What it tells us about society is that it’s so over-saturated with technology that even Kawalski’s granddaughter finds it more fitting to text her friends than to at least pretend to mourn her own grandmother’s death. It tells us that society is so fixated on numbers and business that Kawalski’s two sons have grown numb to the tragedy of their mother’s death, and find it more appropriate to mock their father by observing that “the man’s still living in the 50s” without so much as shedding a tear.
What the opening scene tells us about Kawalski (you better call him Mr. Kawalski) is that you really don’t want to mess with the man. The way he scowls and stutters tells us he’s holding back what he really wants to say, or worse, what he really wants to do. “Gran Torino” stars Clint Eastwood, who portrays Mr.
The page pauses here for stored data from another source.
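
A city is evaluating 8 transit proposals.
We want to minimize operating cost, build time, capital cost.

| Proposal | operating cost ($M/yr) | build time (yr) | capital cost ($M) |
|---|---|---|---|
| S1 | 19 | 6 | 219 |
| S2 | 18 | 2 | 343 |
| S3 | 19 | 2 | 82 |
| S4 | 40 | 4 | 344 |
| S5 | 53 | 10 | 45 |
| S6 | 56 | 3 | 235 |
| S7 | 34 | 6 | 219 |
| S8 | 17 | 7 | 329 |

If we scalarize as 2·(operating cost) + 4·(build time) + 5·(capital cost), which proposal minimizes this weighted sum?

S1: 2·19 + 4·6 + 5·219 = 1157
S2: 2·18 + 4·2 + 5·343 = 1759
S3: 2·19 + 4·2 + 5·82 = 456
S4: 2·40 + 4·4 + 5·344 = 1816
S5: 2·53 + 4·10 + 5·45 = 371
S6: 2·56 + 4·3 + 5·235 = 1299
S7: 2·34 + 4·6 + 5·219 = 1187
S8: 2·17 + 4·7 + 5·329 = 1707
Lowest: S5 at 371.

S5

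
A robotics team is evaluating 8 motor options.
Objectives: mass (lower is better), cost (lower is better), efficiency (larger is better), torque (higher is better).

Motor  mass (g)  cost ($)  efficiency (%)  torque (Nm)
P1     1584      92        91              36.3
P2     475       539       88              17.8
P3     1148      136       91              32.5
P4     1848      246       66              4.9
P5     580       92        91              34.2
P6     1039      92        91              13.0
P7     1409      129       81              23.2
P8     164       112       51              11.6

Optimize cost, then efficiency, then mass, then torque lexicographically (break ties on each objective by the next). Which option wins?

First minimize cost: best is 92, kept {P1, P5, P6}.
Then maximize efficiency: best is 91, kept {P1, P5, P6}.
Then minimize mass: best is 580, kept {P5}.

P5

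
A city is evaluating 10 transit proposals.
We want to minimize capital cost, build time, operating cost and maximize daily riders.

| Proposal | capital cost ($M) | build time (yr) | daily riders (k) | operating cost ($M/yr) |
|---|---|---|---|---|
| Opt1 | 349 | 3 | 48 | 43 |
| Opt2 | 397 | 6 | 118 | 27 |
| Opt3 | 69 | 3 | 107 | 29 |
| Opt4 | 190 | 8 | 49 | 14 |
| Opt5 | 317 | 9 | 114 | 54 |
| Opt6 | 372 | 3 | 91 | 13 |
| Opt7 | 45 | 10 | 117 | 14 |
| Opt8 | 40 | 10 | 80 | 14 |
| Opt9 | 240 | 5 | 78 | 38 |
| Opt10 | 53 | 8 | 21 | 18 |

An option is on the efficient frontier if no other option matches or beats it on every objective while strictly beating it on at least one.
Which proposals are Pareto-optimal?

Opt2, Opt3, Opt4, Opt5, Opt6, Opt7, Opt8, Opt10

Opt1: dominated by Opt3 (capital cost 69≤349, build time 3≤3, daily riders 107≥48, operating cost 29≤43).
Opt2: not dominated (best daily riders).
Opt3: not dominated.
Opt4: not dominated.
Opt5: not dominated.
Opt6: not dominated (best operating cost).
Opt7: not dominated.
Opt8: not dominated (best capital cost).
Opt9: dominated by Opt3 (capital cost 69≤240, build time 3≤5, daily riders 107≥78, operating cost 29≤38).
Opt10: not dominated.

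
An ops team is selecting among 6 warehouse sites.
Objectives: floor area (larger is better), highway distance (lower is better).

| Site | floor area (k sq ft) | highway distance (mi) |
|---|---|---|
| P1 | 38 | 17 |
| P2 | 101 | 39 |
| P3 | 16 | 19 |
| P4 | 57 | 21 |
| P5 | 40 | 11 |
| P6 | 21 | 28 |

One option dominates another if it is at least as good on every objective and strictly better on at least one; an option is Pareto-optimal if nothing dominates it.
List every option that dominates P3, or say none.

P1, P5

P1: floor area 38≥16, highway distance 17≤19 — dominates P3.
P5: floor area 40≥16, highway distance 11≤19 — dominates P3.
Others (P2, P4, P6) are each worse than P3 on at least one objective.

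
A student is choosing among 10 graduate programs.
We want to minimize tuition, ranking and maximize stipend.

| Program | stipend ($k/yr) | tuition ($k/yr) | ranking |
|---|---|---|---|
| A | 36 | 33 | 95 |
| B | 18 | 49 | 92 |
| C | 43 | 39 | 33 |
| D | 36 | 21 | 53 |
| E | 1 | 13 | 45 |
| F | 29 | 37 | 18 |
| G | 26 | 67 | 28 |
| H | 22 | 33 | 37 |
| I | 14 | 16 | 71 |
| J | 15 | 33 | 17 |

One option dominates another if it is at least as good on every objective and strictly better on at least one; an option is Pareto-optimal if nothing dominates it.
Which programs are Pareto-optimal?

A: dominated by D (stipend 36≥36, tuition 21≤33, ranking 53≤95).
B: dominated by C (stipend 43≥18, tuition 39≤49, ranking 33≤92).
C: not dominated (best stipend).
D: not dominated.
E: not dominated (best tuition).
F: not dominated.
G: dominated by F (stipend 29≥26, tuition 37≤67, ranking 18≤28).
H: not dominated.
I: not dominated.
J: not dominated (best ranking).

C, D, E, F, H, I, J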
Kawalski as what we’ve come to expect from his career’s performances: badass.
As a retired Detroit autoworker, Kawalski is ashamed that his two sons sell Japanese cars, for what he sees as good reason: he’s a Korean War Veteran. It doesn’t matter that Japan isn’t the same as Korea. They’re all “chinks” to him. When a Hmong (an ethnic group native to Southeast Asia) family moves next door to Walt, things start to get interesting.
Kawalski oftentimes sits on his porch, beer in hand, observing a familiar world filled with unfamiliar people. He spits when he sees something he disapproves of, like the old Hmong lady next door. She spits back a bigger, nastier wad of mucus. Perhaps the observation made by Kawalski’s son in the opening scene was accurate. Things have changed since 1950. Walt, apparently, has not.
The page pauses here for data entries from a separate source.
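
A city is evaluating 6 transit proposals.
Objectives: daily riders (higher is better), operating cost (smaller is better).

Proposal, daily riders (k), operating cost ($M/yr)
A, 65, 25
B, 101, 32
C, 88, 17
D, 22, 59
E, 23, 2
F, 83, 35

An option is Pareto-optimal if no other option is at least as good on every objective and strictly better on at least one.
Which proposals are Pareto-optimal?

B, C, E

A: dominated by C (daily riders 88≥65, operating cost 17≤25).
B: not dominated (best daily riders).
C: not dominated.
D: dominated by A (daily riders 65≥22, operating cost 25≤59).
E: not dominated (best operating cost).
F: dominated by B (daily riders 101≥83, operating cost 32≤35).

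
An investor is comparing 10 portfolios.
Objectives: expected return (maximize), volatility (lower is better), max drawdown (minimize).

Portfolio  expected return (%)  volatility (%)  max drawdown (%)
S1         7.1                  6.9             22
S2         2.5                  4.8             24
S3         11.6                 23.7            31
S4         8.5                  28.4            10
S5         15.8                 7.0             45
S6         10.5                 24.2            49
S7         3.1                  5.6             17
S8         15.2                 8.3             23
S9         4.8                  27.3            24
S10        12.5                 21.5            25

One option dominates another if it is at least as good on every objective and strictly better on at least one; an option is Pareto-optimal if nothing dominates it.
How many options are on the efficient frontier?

S1: not dominated.
S2: not dominated (best volatility).
S3: dominated by S8 (expected return 15.2≥11.6, volatility 8.3≤23.7, max drawdown 23≤31).
S4: not dominated (best max drawdown).
S5: not dominated (best expected return).
S6: dominated by S3 (expected return 11.6≥10.5, volatility 23.7≤24.2, max drawdown 31≤49).
S7: not dominated.
S8: not dominated.
S9: dominated by S1 (expected return 7.1≥4.8, volatility 6.9≤27.3, max drawdown 22≤24).
S10: dominated by S8 (expected return 15.2≥12.5, volatility 8.3≤21.5, max drawdown 23≤25).
Pareto-optimal: S1, S2, S4, S5, S7, S8 → 6.

6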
The streets of Kawalski’s neighborhood are infested with gangs. Sitting on his porch, Kawalski observes a Hmong gang try to recruit the neighbor’s timid, feminine teenage son, Thao. Kawalski couldn’t care less. Just stay off his lawn and you’ll be fine.
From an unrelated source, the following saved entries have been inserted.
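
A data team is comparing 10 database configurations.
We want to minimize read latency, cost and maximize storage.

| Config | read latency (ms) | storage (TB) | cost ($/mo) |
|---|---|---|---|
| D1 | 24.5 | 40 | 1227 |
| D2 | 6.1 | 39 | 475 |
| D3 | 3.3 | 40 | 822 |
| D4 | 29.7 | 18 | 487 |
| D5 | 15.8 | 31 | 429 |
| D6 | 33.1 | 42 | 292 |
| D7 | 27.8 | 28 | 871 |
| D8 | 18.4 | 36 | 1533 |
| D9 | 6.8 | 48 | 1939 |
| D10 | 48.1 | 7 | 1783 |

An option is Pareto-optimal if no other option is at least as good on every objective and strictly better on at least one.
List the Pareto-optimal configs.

D2, D3, D5, D6, D9

D1: dominated by D3 (read latency 3.3≤24.5, storage 40≥40, cost 822≤1227).
D2: not dominated.
D3: not dominated (best read latency).
D4: dominated by D2 (read latency 6.1≤29.7, storage 39≥18, cost 475≤487).
D5: not dominated.
D6: not dominated (best cost).
D7: dominated by D2 (read latency 6.1≤27.8, storage 39≥28, cost 475≤871).
D8: dominated by D2 (read latency 6.1≤18.4, storage 39≥36, cost 475≤1533).
D9: not dominated (best storage).
D10: dominated by D1 (read latency 24.5≤48.1, storage 40≥7, cost 1227≤1783).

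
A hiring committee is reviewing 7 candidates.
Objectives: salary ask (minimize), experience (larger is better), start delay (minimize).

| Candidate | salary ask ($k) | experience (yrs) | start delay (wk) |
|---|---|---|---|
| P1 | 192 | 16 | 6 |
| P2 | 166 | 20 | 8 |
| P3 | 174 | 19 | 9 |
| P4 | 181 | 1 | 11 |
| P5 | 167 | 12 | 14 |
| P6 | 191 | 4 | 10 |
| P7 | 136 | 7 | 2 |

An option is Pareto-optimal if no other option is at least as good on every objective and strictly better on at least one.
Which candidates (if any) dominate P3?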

But in order to be accepted into the gang, Thao has to steal Walt’s most prized possession: a 1972 Gran Torino.
It’s predictable that Walt will have to change by the end of the movie. This change can be attributed to Thao’s more sensible sister, Sue. Walt saves her from a bunch of gangsters and spends time with her and even accepts an invitation to visit her home to taste Hmong food. He doesn’t fully assimilate into the culture, per se, but he does come to understand that the “gooks” next door are more than just targets. In fact, by the end of the movie, he loves his neighbors more than he loves his own materialistic, self-absorbed family.
Although Kawalski’s transformation could be seen from a mile away, at least for me, it was the extent to which he changes that took me by surprise. Not only does he make a sacrifice for people that are very different than himself, he does it in a noble and unexpected way when you consider his history as a soldier. And it’s not a sentimental ending by any means. It’s realistic. It’s touching.
I found Kawalski’s transformation a symbol of modern American values. Despite a history rife marred by slavery, ignorance, bigotry, and intolerance, Americans showed the world that they could put their painful past behind them by electing an African-American into the highest office of the nation.
Mr. Kawalski may not be perfect by the end of the movie, but at least he took the time to understand and accept someone different than himself. Perhaps that’s all we could expect from a guy with a history like his. That’s all we can hope for.